We will be using the Levenshtein Distance to implement this.

Requirements

  • Read the file, leads.csv which is located at the project root and use as your data store.
  • The application should accept a first name and last name (or a data structure representing each) as INPUT.
  • The INPUT will be compared against the Leads in the data store (leads.csv) using Levenshtein Distance.
  • The best match's row ID will be returned with the First Name and the Last Name of the respective match (again, feel free to return 3 values if your language supports it; or a data structure representing the 3 values).

Matching

The Marketing team has come up with the following match requirements using this fuzzy matching algorithm.

It is possible that there could be multiple matches that meet the below criteria. You should return the best match (lowest Levenshtein Distance). If there are 2+ matches with the same distance, then simply return one of them.

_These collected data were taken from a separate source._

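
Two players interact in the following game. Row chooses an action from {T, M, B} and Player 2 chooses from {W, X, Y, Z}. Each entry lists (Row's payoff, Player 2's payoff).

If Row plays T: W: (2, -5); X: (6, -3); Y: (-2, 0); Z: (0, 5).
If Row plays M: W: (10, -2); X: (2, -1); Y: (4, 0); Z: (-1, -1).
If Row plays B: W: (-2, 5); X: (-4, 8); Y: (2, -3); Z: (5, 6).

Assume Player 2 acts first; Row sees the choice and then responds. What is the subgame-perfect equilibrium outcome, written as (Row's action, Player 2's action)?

(B, Z)

Work backward from Row's decision.
- W: Row compares 2, 10, -2 and picks M; Player 2 would get -2.
- X: Row compares 6, 2, -4 and picks T; Player 2 would get -3.
- Y: Row compares -2, 4, 2 and picks M; Player 2 would get 0.
- Z: Row compares 0, -1, 5 and picks B; Player 2 would get 6.
Player 2's induced payoffs are -2, -3, 0, 6, so Player 2 commits to Z. Subgame-perfect outcome: (B, Z) with payoffs (5, 6).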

  • The Levenshtein Distance for First Name should be no larger than 3.
  • The Levenshtein Distance for Last Name should be no larger than 1.
  • The total Levenshtein Distance between First AND Last name should be no larger than 3.
  • The required Levenshtein Distance for Last Nameshould be configurable so that the business can increase/decrease the tolerance as needed. A change to this configuration should reflect immediately and without restarting the application. How you implement this is up to you. NOTE if the Last Name tolerance is configurable, you will need to update the Total's tolerance appropriately.
  • Case sensitivity should be ignored and should not contribute to the Levenshtein Distance (ie. e == E).

Assumptions

  • leads.csv is normalized to UPPERCASE
  • There WILL NOT be any surprises in the data, such as First/Last Name in the FirstName column and a null LastName column.
  • The only possible characters within leads.csv are A-Z or ', plus 0-9 for the row ID.

Additional Instructions

  • Use a language of your choice.
  • NO 3rd party libraries or frameworks.
  • Include your solution in a subdirectory that is named appropriately to determine who submitted it.
  • Feel free to add names to leads.csv. The initial data in the file is meant to provide some examples of input data.
  • After submissions are in, a more extensive input file will be created and used for the testing/benchmarking.